Ainsi, la rétention de sûreté est parfaitement conforme au droit de la Convention EDH. Compte-tenu de cette décision, il était peu probable que le Conseil constitutionnel censure le principe même de la rétention de la sécurité, car notre organe de contrôle de constitutionnalité poser rarement des standards de protection des droits de l'homme plus exigeants que ceux de la Cour EDH.
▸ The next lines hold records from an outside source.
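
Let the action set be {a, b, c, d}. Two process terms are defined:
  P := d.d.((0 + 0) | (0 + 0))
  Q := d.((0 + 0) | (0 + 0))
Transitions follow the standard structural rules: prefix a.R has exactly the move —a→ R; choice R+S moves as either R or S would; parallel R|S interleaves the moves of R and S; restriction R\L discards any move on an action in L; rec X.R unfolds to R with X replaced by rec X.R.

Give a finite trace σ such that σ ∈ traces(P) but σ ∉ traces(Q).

LTS(P): 3 reachable states
  p0 = d.d.((0 + 0) | (0 + 0)) ⊢ =d=> p1
  p1 = d.((0 + 0) | (0 + 0)) ⊢ =d=> p2
  p2 = (0 + 0) | (0 + 0) ⊢ stopped
LTS(Q): 2 reachable states
  q0 = d.((0 + 0) | (0 + 0)) ⊢ =d=> q1
  q1 = (0 + 0) | (0 + 0) ⊢ stopped
Trace ⟨dd⟩ through P, begin at {p0}:
  [1] d ⇒ {p1}
  [2] d ⇒ {p2}
  — P admits the full trace.
Trace ⟨dd⟩ through Q, begin at {q0}:
  [1] d ⇒ {q1}
  [2] d ⇒ no successor for Q

dd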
Cependant, si le principe même de cette mesure a été validé, il convient de souligner que l'analyse du régime pénitentiaire norvégien, permet de se rendre compte que la fonction de la peine y est toute différente de celle évoquée plus haut : la période de prison y est conçue principalement comme un lieu de « décriminalisation », visant à « purger » le criminel de ce qui a causé son passage à l'acte. D'où une législation très ferme sur le droit à l'éducation en prison, d'où encore des projets visant à « casser » l'univers carcéral, telle que cette prison « écolo-humaine ».

On comprend dès lors qu'il existe deux grands équilibres envisageables.

Soit une prison-punition, dont on sort quite avec la société, mais avec en contre-partie un système pénitentiaire axé sur la punition (peu de droits / mauvaises conditions de détention...).

Soit une prison-éducation, dont on ne ressort qu'éduqué (amendé), avec en contrepartie un système qui favorise cette éducation et cette émancipation et en vérifie la bonne fin, y compris après l'achèvement de la peine.

Evidemment, ce sont là deux idéaux types, et tous les systèmes pénitentiaires empruntent les traits de l'un et de l'autre pour parvenir à un équilibre jugé nationalement satisfaisant.

Le système français, comme je l'indiquais au début, incline clairement vers ce premier modèle.

La médiocrité des conditions carcérales, l'absence de mise à niveau par rapport aux standards internationaux, la réticence à admettre que les détenus ont des droits, tout cela concourt à faire de l'incarcération exclusivement un châtiment.

Or, depuis plusieurs années, on constate le développement de la thématique « préventive » : la « surveillance de sureté », puis aujourd'hui la « rétention de sûreté », font que le système français s'oriente de manière très nette vers les systèmes scandinaves, ou plus largement nord-européens.

Or le débat vient ici.

Si cette logique est tolérable, par exemple dans le système norvégien évoqué plus haut, c'est précisément parce qu'est constitué l'équilibre que j'indiquais : prison éducative / contrôle de la « décriminalisation ».

Mais la mise en œuvre de cette prison éducative suppose des moyens considérablement supérieurs à ceux qui sont alloués aux prisons françaises et, dans le même temps que l'on proclame la mise en œuvre de la « sûreté », on n'entend pas corrélativement, la mise en place d'un discours sur la modernisation des missions des établissements pénitentiaires (pas au delà, en tout les cas du minimum exigé par la bienséance charitable issue du XIXe siècle).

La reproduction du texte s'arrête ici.